Фотография настолько тесно связана с жизнью и с прессой, что и сама оказывается под моральным прессом вместе с ее автором — фотографом. Фотография повсюду вторгается, сует свой нос туда, куда ее не просят: и в политику, и в искусство, и в бизнес, и в религию. «Тайное становится явным» — могло быть бы ее девизом.
Фотография стремится все показать миру, у нее от него нет тайн. Зато у нее есть проблемы с законом и моралью. Эти проблемы возникают из-за присущей ей документальности. Делая снимок, фотограф вступает в одни отношения отношения с обществом, публикуя его — в другие.
Еще один неприятный нюанс — публикуя снимки, фотограф продает чужие тайны. В глазах общества фотограф сам проданный человек, что-то вынюхивающий и выглядывающий в чьих-то подозрительных интересах. Фотографа, случается, принимают за «шпика» и вполне обоснованно: фотограф и есть разведчик, разведчик жизни. Такой же разведчик, каким является ученый или писатель.
Фотограф не обязан понимать какие «разведданные» он приносит. Пройдет сто лет, на его снимки посмотрят другими глазами.
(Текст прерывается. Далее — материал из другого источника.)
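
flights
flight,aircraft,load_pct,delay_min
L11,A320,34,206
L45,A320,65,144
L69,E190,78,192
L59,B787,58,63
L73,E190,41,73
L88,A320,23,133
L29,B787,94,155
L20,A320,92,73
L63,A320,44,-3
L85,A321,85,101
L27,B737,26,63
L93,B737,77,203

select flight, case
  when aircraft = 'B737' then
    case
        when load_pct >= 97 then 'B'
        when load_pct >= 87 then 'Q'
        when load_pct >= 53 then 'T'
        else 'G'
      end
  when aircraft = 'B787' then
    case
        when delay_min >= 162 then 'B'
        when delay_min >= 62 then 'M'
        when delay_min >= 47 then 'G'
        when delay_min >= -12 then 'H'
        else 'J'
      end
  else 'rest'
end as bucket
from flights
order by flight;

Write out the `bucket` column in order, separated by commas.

rest, rest, G, M, rest, M, rest, rest, rest, rest, rest, T

flight=L11: aircraft='A320' → outer ELSE → rest
flight=L20: aircraft='A320' → outer ELSE → rest
flight=L27: aircraft='B737' → inner[ELSE] → G
flight=L29: aircraft='B787' → inner[delay_min >= 62] → M
flight=L45: aircraft='A320' → outer ELSE → rest
flight=L59: aircraft='B787' → inner[delay_min >= 62] → M
flight=L63: aircraft='A320' → outer ELSE → rest
flight=L69: aircraft='E190' → outer ELSE → rest
flight=L73: aircraft='E190' → outer ELSE → rest
flight=L85: aircraft='A321' → outer ELSE → rest
flight=L88: aircraft='A320' → outer ELSE → rest
flight=L93: aircraft='B737' → inner[load_pct >= 53] → T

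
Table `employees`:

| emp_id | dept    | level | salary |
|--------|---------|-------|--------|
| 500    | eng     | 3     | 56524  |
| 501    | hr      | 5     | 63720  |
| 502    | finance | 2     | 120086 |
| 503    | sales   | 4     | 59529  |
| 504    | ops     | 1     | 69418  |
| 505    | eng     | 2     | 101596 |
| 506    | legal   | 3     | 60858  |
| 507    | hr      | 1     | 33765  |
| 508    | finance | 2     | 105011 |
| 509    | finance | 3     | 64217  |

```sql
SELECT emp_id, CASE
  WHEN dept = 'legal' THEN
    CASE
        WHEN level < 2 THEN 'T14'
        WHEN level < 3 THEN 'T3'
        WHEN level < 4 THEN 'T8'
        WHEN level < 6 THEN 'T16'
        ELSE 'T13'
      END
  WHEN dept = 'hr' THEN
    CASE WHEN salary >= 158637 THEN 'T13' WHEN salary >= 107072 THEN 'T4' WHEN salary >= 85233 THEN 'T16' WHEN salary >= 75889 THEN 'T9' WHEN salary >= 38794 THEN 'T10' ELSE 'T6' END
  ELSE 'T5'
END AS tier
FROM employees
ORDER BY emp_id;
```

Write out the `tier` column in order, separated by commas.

emp_id=500: dept='eng' → outer ELSE → T5
emp_id=501: dept='hr' → inner[salary >= 38794] → T10
emp_id=502: dept='finance' → outer ELSE → T5
emp_id=503: dept='sales' → outer ELSE → T5
emp_id=504: dept='ops' → outer ELSE → T5
emp_id=505: dept='eng' → outer ELSE → T5
emp_id=506: dept='legal' → inner[level < 4] → T8
emp_id=507: dept='hr' → inner[ELSE] → T6
emp_id=508: dept='finance' → outer ELSE → T5
emp_id=509: dept='finance' → outer ELSE → T5

T5, T10, T5, T5, T5, T5, T8, T6, T5, T5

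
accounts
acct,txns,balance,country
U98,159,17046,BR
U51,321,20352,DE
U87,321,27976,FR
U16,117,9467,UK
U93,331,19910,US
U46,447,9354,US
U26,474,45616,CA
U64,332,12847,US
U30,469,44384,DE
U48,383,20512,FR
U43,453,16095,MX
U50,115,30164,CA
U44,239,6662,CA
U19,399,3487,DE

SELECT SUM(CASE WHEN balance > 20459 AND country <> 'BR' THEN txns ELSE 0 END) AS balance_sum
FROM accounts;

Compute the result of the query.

1762

acct=U98: ✗
acct=U51: ✗
acct=U87: ✓ → 321
acct=U16: ✗
acct=U93: ✗
acct=U46: ✗
acct=U26: ✓ → 474
acct=U64: ✗
acct=U30: ✓ → 469
acct=U48: ✓ → 383
acct=U43: ✗
acct=U50: ✓ → 115
acct=U44: ✗
acct=U19: ✗
balance_sum = 321 + 474 + 469 + 383 + 115 = 1762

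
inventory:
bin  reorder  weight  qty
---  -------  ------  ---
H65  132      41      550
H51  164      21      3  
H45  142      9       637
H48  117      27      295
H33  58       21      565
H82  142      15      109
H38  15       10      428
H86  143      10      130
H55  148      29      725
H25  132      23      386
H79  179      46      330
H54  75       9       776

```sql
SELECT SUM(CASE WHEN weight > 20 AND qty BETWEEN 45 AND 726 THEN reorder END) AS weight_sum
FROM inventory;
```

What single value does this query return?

bin=H65: ✓ → 132
bin=H51: ✗
bin=H45: ✗
bin=H48: ✓ → 117
bin=H33: ✓ → 58
bin=H82: ✗
bin=H38: ✗
bin=H86: ✗
bin=H55: ✓ → 148
bin=H25: ✓ → 132
bin=H79: ✓ → 179
bin=H54: ✗
weight_sum = 132 + 117 + 58 + 148 + 132 + 179 = 766

766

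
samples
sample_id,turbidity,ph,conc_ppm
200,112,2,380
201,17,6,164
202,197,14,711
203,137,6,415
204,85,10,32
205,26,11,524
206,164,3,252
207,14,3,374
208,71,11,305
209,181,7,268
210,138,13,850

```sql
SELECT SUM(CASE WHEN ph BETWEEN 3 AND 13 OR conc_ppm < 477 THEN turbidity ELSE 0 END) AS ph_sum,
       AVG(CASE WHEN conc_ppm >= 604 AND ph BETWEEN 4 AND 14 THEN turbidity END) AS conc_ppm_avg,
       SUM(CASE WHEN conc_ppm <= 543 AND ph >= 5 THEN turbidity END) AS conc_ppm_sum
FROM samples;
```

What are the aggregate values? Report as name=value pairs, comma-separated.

ph_sum=945, conc_ppm_avg=167.5, conc_ppm_sum=517

[ph_sum: ph BETWEEN 3 AND 13 OR conc_ppm < 477]
sample_id=200: ✓ → 112
sample_id=201: ✓ → 17
sample_id=202: ✗
sample_id=203: ✓ → 137
sample_id=204: ✓ → 85
sample_id=205: ✓ → 26
sample_id=206: ✓ → 164
sample_id=207: ✓ → 14
sample_id=208: ✓ → 71
sample_id=209: ✓ → 181
sample_id=210: ✓ → 138
ph_sum = 112 + 17 + 137 + 85 + 26 + 164 + 14 + 71 + 181 + 138 = 945
—
[conc_ppm_avg: conc_ppm >= 604 AND ph BETWEEN 4 AND 14]
sample_id=200: ✗
sample_id=201: ✗
sample_id=202: ✓ → 197
sample_id=203: ✗
sample_id=204: ✗
sample_id=205: ✗
sample_id=206: ✗
sample_id=207: ✗
sample_id=208: ✗
sample_id=209: ✗
sample_id=210: ✓ → 138
conc_ppm_avg = (197 + 138) / 2 = 167.5
—
[conc_ppm_sum: conc_ppm <= 543 AND ph >= 5]
sample_id=200: ✗
sample_id=201: ✓ → 17
sample_id=202: ✗
sample_id=203: ✓ → 137
sample_id=204: ✓ → 85
sample_id=205: ✓ → 26
sample_id=206: ✗
sample_id=207: ✗
sample_id=208: ✓ → 71
sample_id=209: ✓ → 181
sample_id=210: ✗
conc_ppm_sum = 17 + 137 + 85 + 26 + 71 + 181 = 517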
Чего-то в них уже не поймут, но и что-то новое проявится в исторической перспективе. А главное, фотографии — это слепки с нас, это свидетельства постепенно становящиеся историческими, это мумифицированное время. Это мечты о счастье и надежды на будущее.
Фотографии крепко связывают нас с прошлым. Глядя на старые снимки, мы лучше понимаем людей, живших задолго до нас. Фотография помогает нам полюбить их и пожалеть о их горькой судьбе, потому что все они умерли, даже самые молодые и успешные среди них. Фотография невольно напоминает нам о смерти, являясь добросовестным свидетельством жизни, протекающей и мимо нас, и сквозь нас, как река.
Фотография стала неразлучной спутницей человеческой жизни, ее серебряной тенью, ее добровольным свидетельством, отпечатками ее пальцев. Теперь эти «пальцы» сжимают нам горло, и мы плачем, глядя на снимки чужих, но, видимо, чем-то родных нам людей. Причем тронуть способны нас не только трагические снимки жертв голода, войн и репрессий, не только доверчивые и ждущие лица детей, тронуть нас может любой снимок не знающего своего будущего человека, потому что он — это мы.
Мы плачем, переживая его и свою беспомощность перед неизвестной и неизбежной судьбой. Но судьба человека на снимке нам в общих чертах уже известна, и его мы жалеем больше. А мы-то еще поживем, у нас перед ним преимущество, неизвестно, правда, какое. Вглядываясь в старые фотографии, мы пытаемся что-то понять, почувствовать, проникнуть в другой отдел растяжимого времени. Мы зачем-то хотим знать то, что нас совсем не касается, но, очевидно, тревожит.
Мы все время примериваемся к чужой жизни, потому что мы не уверены в своей. Нам кажется, что мы проживаем не свои, а чужие жизни. Нам кажется, жизнь нас не любит, иначе мы жили бы вечно. Нам непонятно, почему мы осуждены на смерть. Но фотография примиряет нас и с жизнью, и со смертью, она дает нам зрительный опыт того и другого.